Photo Credit: Kylie Murrin
“Who doesn’t want to be loved?” Thea Matthews writes from the persona of an estranged father of three daughters before, at least as the poem suggests, he enters a church with the singular goal of unmaking everything inside. And so often, Matthews’s poems are interested in just that—revealing complicated portraits of the lovelorn, or perhaps those our society has deemed “unlovable,” the cast aside, as they wade through the muck of controversial subjects such as gun violence, alcohol and drug abuse, history, anti-Black racism, protest, unemployment, potential (maybe avoided) futures richly detailed in sometimes clipped, fractured stanzas. Deploying familiar, if not found language often as refrain, Matthews shows us ourselves, shows us our nation, and what it deems significant enough to value or keep.
— NATHAN MCCLAIN, author of Previously Owned (Four Way Books, 2022); and poetry editor of The Massachusetts Review.
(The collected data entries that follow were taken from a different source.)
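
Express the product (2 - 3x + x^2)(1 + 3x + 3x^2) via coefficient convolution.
Ascending coefficients: a = [2, -3, 1], b = [1, 3, 3]. c[0] = 2×1 = 2; c[1] = 2×3 + -3×1 = 3; c[2] = 2×3 + -3×3 + 1×1 = -2; c[3] = -3×3 + 1×3 = -6; c[4] = 1×3 = 3. Result coefficients: [2, 3, -2, -6, 3] → 2 + 3x - 2x^2 - 6x^3 + 3x^4

2 + 3x - 2x^2 - 6x^3 + 3x^4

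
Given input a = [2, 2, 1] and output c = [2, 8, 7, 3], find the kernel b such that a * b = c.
Output length 4 = len(a) + len(b) - 1 ⇒ len(b) = 2. Solve b forward using b[k] = (c[k] - Σ_{i≥1} a[i]·b[k-i]) / a[0]: b[0] = c[0] / a[0] = 2 / 2 = 1; b[1] = (c[1] - 2×1) / a[0] = (8 - 2×1) / 2 = 3. So b = [1, 3]. Forward-check [2, 2, 1] * [1, 3]: c[0] = 2×1 = 2; c[1] = 2×3 + 2×1 = 8; c[2] = 2×3 + 1×1 = 7; c[3] = 1×3 = 3 → [2, 8, 7, 3] ✓

[1, 3]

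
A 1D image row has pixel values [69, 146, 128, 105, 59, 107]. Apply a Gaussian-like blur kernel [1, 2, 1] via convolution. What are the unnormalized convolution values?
Convolve image row [69, 146, 128, 105, 59, 107] with kernel [1, 2, 1]: y[0] = 69×1 = 69; y[1] = 69×2 + 146×1 = 284; y[2] = 69×1 + 146×2 + 128×1 = 489; y[3] = 146×1 + 128×2 + 105×1 = 507; y[4] = 128×1 + 105×2 + 59×1 = 397; y[5] = 105×1 + 59×2 + 107×1 = 330; y[6] = 59×1 + 107×2 = 273; y[7] = 107×1 = 107 → [69, 284, 489, 507, 397, 330, 273, 107]. Normalization factor = sum(kernel) = 4.

[69, 284, 489, 507, 397, 330, 273, 107]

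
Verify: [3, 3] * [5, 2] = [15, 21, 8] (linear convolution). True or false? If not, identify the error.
Recompute linear convolution of [3, 3] and [5, 2]: y[0] = 3×5 = 15; y[1] = 3×2 + 3×5 = 21; y[2] = 3×2 = 6 → [15, 21, 6]. Compare to given [15, 21, 8]: they differ at index 2: given 8, correct 6, so answer: No

No. Error at index 2: given 8, correct 6.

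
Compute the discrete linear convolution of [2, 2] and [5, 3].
y[0] = 2×5 = 10; y[1] = 2×3 + 2×5 = 16; y[2] = 2×3 = 6

[10, 16, 6]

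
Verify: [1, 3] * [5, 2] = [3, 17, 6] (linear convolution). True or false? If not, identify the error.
Recompute linear convolution of [1, 3] and [5, 2]: y[0] = 1×5 = 5; y[1] = 1×2 + 3×5 = 17; y[2] = 3×2 = 6 → [5, 17, 6]. Compare to given [3, 17, 6]: they differ at index 0: given 3, correct 5, so answer: No

No. Error at index 0: given 3, correct 5.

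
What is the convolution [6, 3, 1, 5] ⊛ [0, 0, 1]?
y[0] = 6×0 = 0; y[1] = 6×0 + 3×0 = 0; y[2] = 6×1 + 3×0 + 1×0 = 6; y[3] = 3×1 + 1×0 + 5×0 = 3; y[4] = 1×1 + 5×0 = 1; y[5] = 5×1 = 5

[0, 0, 6, 3, 1, 5]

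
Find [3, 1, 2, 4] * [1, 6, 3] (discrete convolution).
y[0] = 3×1 = 3; y[1] = 3×6 + 1×1 = 19; y[2] = 3×3 + 1×6 + 2×1 = 17; y[3] = 1×3 + 2×6 + 4×1 = 19; y[4] = 2×3 + 4×6 = 30; y[5] = 4×3 = 12

[3, 19, 17, 19, 30, 12]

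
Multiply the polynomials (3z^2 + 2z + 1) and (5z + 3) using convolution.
Ascending coefficients: a = [1, 2, 3], b = [3, 5]. c[0] = 1×3 = 3; c[1] = 1×5 + 2×3 = 11; c[2] = 2×5 + 3×3 = 19; c[3] = 3×5 = 15. Result coefficients: [3, 11, 19, 15] → 15z^3 + 19z^2 + 11z + 3

15z^3 + 19z^2 + 11z + 3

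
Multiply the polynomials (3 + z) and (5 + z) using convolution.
Ascending coefficients: a = [3, 1], b = [5, 1]. c[0] = 3×5 = 15; c[1] = 3×1 + 1×5 = 8; c[2] = 1×1 = 1. Result coefficients: [15, 8, 1] → 15 + 8z + z^2

15 + 8z + z^2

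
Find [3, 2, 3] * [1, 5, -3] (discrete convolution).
y[0] = 3×1 = 3; y[1] = 3×5 + 2×1 = 17; y[2] = 3×-3 + 2×5 + 3×1 = 4; y[3] = 2×-3 + 3×5 = 9; y[4] = 3×-3 = -9

[3, 17, 4, 9, -9]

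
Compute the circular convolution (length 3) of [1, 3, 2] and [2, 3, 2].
Use y[k] = Σ_j f[j]·g[(k-j) mod 3]. y[0] = 1×2 + 3×2 + 2×3 = 14; y[1] = 1×3 + 3×2 + 2×2 = 13; y[2] = 1×2 + 3×3 + 2×2 = 15. Result: [14, 13, 15]

[14, 13, 15]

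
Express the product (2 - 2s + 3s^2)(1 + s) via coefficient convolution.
Ascending coefficients: a = [2, -2, 3], b = [1, 1]. c[0] = 2×1 = 2; c[1] = 2×1 + -2×1 = 0; c[2] = -2×1 + 3×1 = 1; c[3] = 3×1 = 3. Result coefficients: [2, 0, 1, 3] → 2 + s^2 + 3s^3

2 + s^2 + 3s^3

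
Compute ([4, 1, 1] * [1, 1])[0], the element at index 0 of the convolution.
Use y[k] = Σ_i a[i]·b[k-i] at k=0. y[0] = 4×1 = 4

4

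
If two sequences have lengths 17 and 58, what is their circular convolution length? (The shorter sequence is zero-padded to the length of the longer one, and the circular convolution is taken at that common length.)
Circular convolution (zero-padding the shorter input) has length max(m, n) = max(17, 58) = 58

58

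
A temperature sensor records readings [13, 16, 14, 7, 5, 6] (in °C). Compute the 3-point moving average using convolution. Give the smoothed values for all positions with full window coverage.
3-point moving average kernel = [1, 1, 1]. Apply in 'valid' mode (full window coverage): avg[0] = (13 + 16 + 14) / 3 = 14.33; avg[1] = (16 + 14 + 7) / 3 = 12.33; avg[2] = (14 + 7 + 5) / 3 = 8.67; avg[3] = (7 + 5 + 6) / 3 = 6.0. Smoothed values: [14.33, 12.33, 8.67, 6.0]

[14.33, 12.33, 8.67, 6.0]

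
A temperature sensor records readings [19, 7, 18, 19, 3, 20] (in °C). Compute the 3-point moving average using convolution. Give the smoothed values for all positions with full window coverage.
3-point moving average kernel = [1, 1, 1]. Apply in 'valid' mode (full window coverage): avg[0] = (19 + 7 + 18) / 3 = 14.67; avg[1] = (7 + 18 + 19) / 3 = 14.67; avg[2] = (18 + 19 + 3) / 3 = 13.33; avg[3] = (19 + 3 + 20) / 3 = 14.0. Smoothed values: [14.67, 14.67, 13.33, 14.0]

[14.67, 14.67, 13.33, 14.0]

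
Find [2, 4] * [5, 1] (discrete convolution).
y[0] = 2×5 = 10; y[1] = 2×1 + 4×5 = 22; y[2] = 4×1 = 4

[10, 22, 4]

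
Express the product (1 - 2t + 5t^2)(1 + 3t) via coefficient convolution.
Ascending coefficients: a = [1, -2, 5], b = [1, 3]. c[0] = 1×1 = 1; c[1] = 1×3 + -2×1 = 1; c[2] = -2×3 + 5×1 = -1; c[3] = 5×3 = 15. Result coefficients: [1, 1, -1, 15] → 1 + t - t^2 + 15t^3

1 + t - t^2 + 15t^3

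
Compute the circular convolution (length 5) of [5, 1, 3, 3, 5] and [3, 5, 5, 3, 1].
Use y[k] = Σ_j s[j]·t[(k-j) mod 5]. y[0] = 5×3 + 1×1 + 3×3 + 3×5 + 5×5 = 65; y[1] = 5×5 + 1×3 + 3×1 + 3×3 + 5×5 = 65; y[2] = 5×5 + 1×5 + 3×3 + 3×1 + 5×3 = 57; y[3] = 5×3 + 1×5 + 3×5 + 3×3 + 5×1 = 49; y[4] = 5×1 + 1×3 + 3×5 + 3×5 + 5×3 = 53. Result: [65, 65, 57, 49, 53]

[65, 65, 57, 49, 53]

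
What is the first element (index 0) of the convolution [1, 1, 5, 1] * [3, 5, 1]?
Use y[k] = Σ_i a[i]·b[k-i] at k=0. y[0] = 1×3 = 3

3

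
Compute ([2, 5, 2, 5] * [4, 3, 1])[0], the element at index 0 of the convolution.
Use y[k] = Σ_i a[i]·b[k-i] at k=0. y[0] = 2×4 = 8

8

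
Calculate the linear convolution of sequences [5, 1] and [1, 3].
y[0] = 5×1 = 5; y[1] = 5×3 + 1×1 = 16; y[2] = 1×3 = 3

[5, 16, 3]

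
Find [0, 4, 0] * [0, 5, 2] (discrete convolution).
y[0] = 0×0 = 0; y[1] = 0×5 + 4×0 = 0; y[2] = 0×2 + 4×5 + 0×0 = 20; y[3] = 4×2 + 0×5 = 8; y[4] = 0×2 = 0

[0, 0, 20, 8, 0]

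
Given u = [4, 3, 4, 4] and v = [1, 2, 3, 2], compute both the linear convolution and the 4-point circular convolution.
Linear: y_lin[0] = 4×1 = 4; y_lin[1] = 4×2 + 3×1 = 11; y_lin[2] = 4×3 + 3×2 + 4×1 = 22; y_lin[3] = 4×2 + 3×3 + 4×2 + 4×1 = 29; y_lin[4] = 3×2 + 4×3 + 4×2 = 26; y_lin[5] = 4×2 + 4×3 = 20; y_lin[6] = 4×2 = 8 → [4, 11, 22, 29, 26, 20, 8]. Circular (length 4): y[0] = 4×1 + 3×2 + 4×3 + 4×2 = 30; y[1] = 4×2 + 3×1 + 4×2 + 4×3 = 31; y[2] = 4×3 + 3×2 + 4×1 + 4×2 = 30; y[3] = 4×2 + 3×3 + 4×2 + 4×1 = 29 → [30, 31, 30, 29]

Linear: [4, 11, 22, 29, 26, 20, 8], Circular: [30, 31, 30, 29]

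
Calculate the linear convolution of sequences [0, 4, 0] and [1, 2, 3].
y[0] = 0×1 = 0; y[1] = 0×2 + 4×1 = 4; y[2] = 0×3 + 4×2 + 0×1 = 8; y[3] = 4×3 + 0×2 = 12; y[4] = 0×3 = 0

[0, 4, 8, 12, 0]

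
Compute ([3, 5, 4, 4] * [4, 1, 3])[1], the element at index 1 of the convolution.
Use y[k] = Σ_i a[i]·b[k-i] at k=1. y[1] = 3×1 + 5×4 = 23

23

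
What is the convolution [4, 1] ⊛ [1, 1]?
y[0] = 4×1 = 4; y[1] = 4×1 + 1×1 = 5; y[2] = 1×1 = 1

[4, 5, 1]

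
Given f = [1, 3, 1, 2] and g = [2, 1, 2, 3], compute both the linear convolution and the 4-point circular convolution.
Linear: y_lin[0] = 1×2 = 2; y_lin[1] = 1×1 + 3×2 = 7; y_lin[2] = 1×2 + 3×1 + 1×2 = 7; y_lin[3] = 1×3 + 3×2 + 1×1 + 2×2 = 14; y_lin[4] = 3×3 + 1×2 + 2×1 = 13; y_lin[5] = 1×3 + 2×2 = 7; y_lin[6] = 2×3 = 6 → [2, 7, 7, 14, 13, 7, 6]. Circular (length 4): y[0] = 1×2 + 3×3 + 1×2 + 2×1 = 15; y[1] = 1×1 + 3×2 + 1×3 + 2×2 = 14; y[2] = 1×2 + 3×1 + 1×2 + 2×3 = 13; y[3] = 1×3 + 3×2 + 1×1 + 2×2 = 14 → [15, 14, 13, 14]

Linear: [2, 7, 7, 14, 13, 7, 6], Circular: [15, 14, 13, 14]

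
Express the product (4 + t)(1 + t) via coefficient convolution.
Ascending coefficients: a = [4, 1], b = [1, 1]. c[0] = 4×1 = 4; c[1] = 4×1 + 1×1 = 5; c[2] = 1×1 = 1. Result coefficients: [4, 5, 1] → 4 + 5t + t^2

4 + 5t + t^2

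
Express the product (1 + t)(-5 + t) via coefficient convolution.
Ascending coefficients: a = [1, 1], b = [-5, 1]. c[0] = 1×-5 = -5; c[1] = 1×1 + 1×-5 = -4; c[2] = 1×1 = 1. Result coefficients: [-5, -4, 1] → -5 - 4t + t^2

-5 - 4t + t^2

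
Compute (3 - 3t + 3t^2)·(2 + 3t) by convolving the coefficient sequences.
Ascending coefficients: a = [3, -3, 3], b = [2, 3]. c[0] = 3×2 = 6; c[1] = 3×3 + -3×2 = 3; c[2] = -3×3 + 3×2 = -3; c[3] = 3×3 = 9. Result coefficients: [6, 3, -3, 9] → 6 + 3t - 3t^2 + 9t^3

6 + 3t - 3t^2 + 9t^3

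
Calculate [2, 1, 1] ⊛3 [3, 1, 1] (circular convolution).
Use y[k] = Σ_j u[j]·v[(k-j) mod 3]. y[0] = 2×3 + 1×1 + 1×1 = 8; y[1] = 2×1 + 1×3 + 1×1 = 6; y[2] = 2×1 + 1×1 + 1×3 = 6. Result: [8, 6, 6]

[8, 6, 6]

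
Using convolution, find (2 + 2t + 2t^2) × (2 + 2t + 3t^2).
Ascending coefficients: a = [2, 2, 2], b = [2, 2, 3]. c[0] = 2×2 = 4; c[1] = 2×2 + 2×2 = 8; c[2] = 2×3 + 2×2 + 2×2 = 14; c[3] = 2×3 + 2×2 = 10; c[4] = 2×3 = 6. Result coefficients: [4, 8, 14, 10, 6] → 4 + 8t + 14t^2 + 10t^3 + 6t^4

4 + 8t + 14t^2 + 10t^3 + 6t^4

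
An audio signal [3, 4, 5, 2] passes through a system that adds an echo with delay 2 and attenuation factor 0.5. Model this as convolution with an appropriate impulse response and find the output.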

THEA MATTHEWS is a poet of African and Indigenous Mexican descent originally from San Francisco, California. She holds an MFA in poetry from New York University and a BA in sociology from UC Berkeley. Her poetry has appeared in or is forthcoming in the Colorado Review, The Common, Obsidian Lit & Arts in the African Diaspora, The Massachusetts Review, Epiphany Magazine, Alta Journal, On the Seawall, and others. She was nominated for Best New Poets in 2022 and Best of the Net in 2021. Her first book Unearth [The Flowers] was published by Red Light Lit Press and was listed under Kirkus Reviews’ Best Indie Poetry of 2020. She teaches creative writing and is an editor. In the fall and early winter of 2023, Thea Matthews was a poet in residence for the Museum of African Diaspora and a programming curator for the University of California, Berkeley Art Museum & Pacific Film Archive. She lives in Brooklyn.